FBI special agent Frank Castle (Thomas Jane) is on his final assignment after which he plans to retire and live happily ever after with his wife Maria (Samantha Mathis) and their young son. But as any avid moviegoer knows last assignments always go wrong: A sting operation to nab a contraband firearms dealer results in the unintended death of Bobby Saint the son of Tampa Bay crime syndicate boss Howard Saint (John Travolta). The grieving Saint and his lovely wife Livia (Laura Herring) want the man responsible for their son's death to pay and use their underworld ties to carry out a massacre at a Castle family reunion. But unbeknownst to the Saints Frank survives the carnage and launches a mission of blood vengeance. Sporting a black T-shirt printed with a white skull given to him by his son (to supposedly ward off evil spirits) Frank becomes The Punisher with only one goal: To destroy Howard Saint and everything he stands for. Holed up in a dilapidated tenement Frank meticulously plots on a perfect revenge scheme--and finds unlikely allies in his motley neighbors Mr. Bumpo (John Pinette) Spacker Dave (Ben Foster) and Joan (Rebecca Romijn-Stamos).
As with any comic book adaptation the most important factor is how aptly the actor portrays the superhero or in this case antihero. Jane who last appeared in Dreamcatcher but had a more memorable supporting role as a stringy cocaine addict in Boogie Nights pumped up for the role of the Punisher making him a good physical representation of the comic book character and a convincing military combatant. Travolta's performance as Frank's foe Howard Saint is slightly derivative of the Gabriel Shear character we saw in the 2001 actioner Swordfish: a cold-blooded fanatical underworld villain.

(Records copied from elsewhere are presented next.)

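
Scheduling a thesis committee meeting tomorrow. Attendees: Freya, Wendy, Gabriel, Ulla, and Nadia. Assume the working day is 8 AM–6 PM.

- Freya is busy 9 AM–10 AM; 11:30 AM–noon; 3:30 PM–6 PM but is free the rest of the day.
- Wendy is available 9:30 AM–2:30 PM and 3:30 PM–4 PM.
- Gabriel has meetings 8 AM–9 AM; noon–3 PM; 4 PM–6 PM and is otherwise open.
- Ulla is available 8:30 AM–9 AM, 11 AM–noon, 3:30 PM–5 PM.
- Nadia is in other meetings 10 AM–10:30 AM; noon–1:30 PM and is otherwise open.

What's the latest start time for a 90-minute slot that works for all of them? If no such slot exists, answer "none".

none

Freya free: 08:00-09:00, 10:00-11:30, 12:00-15:30 (invert busy blocks within the working day).
Wendy free: 09:30-14:30, 15:30-16:00.
Gabriel free: 09:00-12:00, 15:00-16:00 (invert busy blocks within the working day).
Ulla free: 08:30-09:00, 11:00-12:00, 15:30-17:00.
Nadia free: 08:00-10:00, 10:30-12:00, 13:30-18:00 (invert busy blocks within the working day).
Freya ∩ Wendy: 10:00-11:30, 12:00-14:30.
Freya ∩ Wendy ∩ Gabriel: 10:00-11:30.
Freya ∩ Wendy ∩ Gabriel ∩ Ulla: 11:00-11:30.
Freya ∩ Wendy ∩ Gabriel ∩ Ulla ∩ Nadia: 11:00-11:30.
Those are the intersection windows.
No common window is at least 90 minutes long.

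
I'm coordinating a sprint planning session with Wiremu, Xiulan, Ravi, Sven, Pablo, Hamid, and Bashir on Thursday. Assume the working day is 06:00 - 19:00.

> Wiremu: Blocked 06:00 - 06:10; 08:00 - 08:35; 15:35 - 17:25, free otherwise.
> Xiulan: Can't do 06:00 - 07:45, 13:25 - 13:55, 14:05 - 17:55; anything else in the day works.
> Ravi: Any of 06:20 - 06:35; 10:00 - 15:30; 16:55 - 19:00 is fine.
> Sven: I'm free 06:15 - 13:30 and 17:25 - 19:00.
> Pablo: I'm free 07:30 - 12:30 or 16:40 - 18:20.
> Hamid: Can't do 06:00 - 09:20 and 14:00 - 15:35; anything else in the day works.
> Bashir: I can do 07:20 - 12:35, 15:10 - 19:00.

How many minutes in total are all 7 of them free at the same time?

Wiremu free: 06:10-08:00, 08:35-15:35, 17:25-19:00 (invert busy blocks within the working day).
Xiulan free: 07:45-13:25, 13:55-14:05, 17:55-19:00 (invert busy blocks within the working day).
Ravi free: 06:20-06:35, 10:00-15:30, 16:55-19:00.
Sven free: 06:15-13:30, 17:25-19:00.
Pablo free: 07:30-12:30, 16:40-18:20.
Hamid free: 09:20-14:00, 15:35-19:00 (invert busy blocks within the working day).
Bashir free: 07:20-12:35, 15:10-19:00.
Wiremu ∩ Xiulan: 07:45-08:00, 08:35-13:25, 13:55-14:05, 17:55-19:00.
Wiremu ∩ Xiulan ∩ Ravi: 10:00-13:25, 13:55-14:05, 17:55-19:00.
Wiremu ∩ Xiulan ∩ Ravi ∩ Sven: 10:00-13:25, 17:55-19:00.
Wiremu ∩ Xiulan ∩ Ravi ∩ Sven ∩ Pablo: 10:00-12:30, 17:55-18:20.
Wiremu ∩ Xiulan ∩ Ravi ∩ Sven ∩ Pablo ∩ Hamid: 10:00-12:30, 17:55-18:20.
Wiremu ∩ Xiulan ∩ Ravi ∩ Sven ∩ Pablo ∩ Hamid ∩ Bashir: 10:00-12:30, 17:55-18:20.
So the common availability across everyone is 10:00-12:30, 17:55-18:20.
Summing the common windows: 150 + 25 = 175 minutes.

175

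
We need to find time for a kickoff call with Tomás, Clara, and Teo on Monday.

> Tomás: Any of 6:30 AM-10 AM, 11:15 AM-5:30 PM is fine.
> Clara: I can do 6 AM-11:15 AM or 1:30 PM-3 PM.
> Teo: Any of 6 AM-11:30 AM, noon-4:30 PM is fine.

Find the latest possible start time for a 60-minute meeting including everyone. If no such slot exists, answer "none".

14:00

Tomás ∩ Clara: 06:30-10:00, 13:30-15:00.
Tomás ∩ Clara ∩ Teo: 06:30-10:00, 13:30-15:00.
The last common window of at least 60 minutes is 13:30-15:00; a 60-minute meeting can start as late as 14:00 and still end by 15:00.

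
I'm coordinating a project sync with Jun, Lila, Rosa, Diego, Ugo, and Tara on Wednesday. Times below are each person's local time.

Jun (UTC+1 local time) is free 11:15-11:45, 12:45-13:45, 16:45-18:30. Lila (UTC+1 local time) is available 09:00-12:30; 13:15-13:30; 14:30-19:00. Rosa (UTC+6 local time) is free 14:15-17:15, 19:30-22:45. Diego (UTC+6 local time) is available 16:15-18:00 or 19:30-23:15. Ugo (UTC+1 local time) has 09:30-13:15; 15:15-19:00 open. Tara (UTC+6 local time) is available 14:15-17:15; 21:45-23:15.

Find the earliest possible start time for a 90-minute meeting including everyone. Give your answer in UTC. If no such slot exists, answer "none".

Jun in UTC: 10:15-10:45, 11:45-12:45, 15:45-17:30 (subtract 1h to convert from UTC+1).
Lila in UTC: 08:00-11:30, 12:15-12:30, 13:30-18:00 (subtract 1h to convert from UTC+1).
Rosa in UTC: 08:15-11:15, 13:30-16:45 (subtract 6h to convert from UTC+6).
Diego in UTC: 10:15-12:00, 13:30-17:15 (subtract 6h to convert from UTC+6).
Ugo in UTC: 08:30-12:15, 14:15-18:00 (subtract 1h to convert from UTC+1).
Tara in UTC: 08:15-11:15, 15:45-17:15 (subtract 6h to convert from UTC+6).
Jun ∩ Lila: 10:15-10:45, 12:15-12:30, 15:45-17:30.
Jun ∩ Lila ∩ Rosa: 10:15-10:45, 15:45-16:45.
Jun ∩ Lila ∩ Rosa ∩ Diego: 10:15-10:45, 15:45-16:45.
Jun ∩ Lila ∩ Rosa ∩ Diego ∩ Ugo: 10:15-10:45, 15:45-16:45.
Jun ∩ Lila ∩ Rosa ∩ Diego ∩ Ugo ∩ Tara: 10:15-10:45, 15:45-16:45.
No common window is at least 90 minutes long.

none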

It's interesting to note that Howard Saint was not introduced in the comics but is an original character created for the big-screen adaptation. But the addition of Travolta to the cast brings much-needed bigwig star power to this otherwise lesser-known cast. Also introduced in the feature film are Frank's three neighbors Mr. Bumpo (Pinette) Spacker Dave (Foster) and Joan (Romijn-Stamos). These three quirky outcasts add a bit of comic relief to an otherwise grim storyline although the attempt at a love connection between Romijn-Stamos and Jane doesn't ignite any sparks. Look for an entertaining cameo appearance from professional wrestler Kevin "Big Sexy" Nash as "The Russian " sent to reduce Frank to a pile of flesh and broken bones.
The Punisher has quite a few obstacles to overcome in order to be embraced by moviegoers one of them being the 1989 straight-to-video version starring Dolph Lundgren which was just absolutely terrible. Not only did Lundgren look nothing like the comic book version of the Punisher but the film deviated too much from the original storyline. Writer Jonathan Hensleigh who makes his feature directorial debut here remains truer to the comic book's roots not counting the addition of some new characters and the crafting of Frank as an FBI agent. These variations on the comic book work however and help make the story a more character driven one. One element that misses the mark however is the setting sunny Tampa Bay Fla. Although the Saint's waterfront mansion is appropriately seething with opulence there is something "off" about a comic book story not set in Gotham or some other menacing metropolis. But despite the Tampa boo-boo Hensleigh's screenplay provides enough significant moments for moviegoers unfamiliar with The Punisher comic book franchise to latch onto and turns them into a pretty compelling story.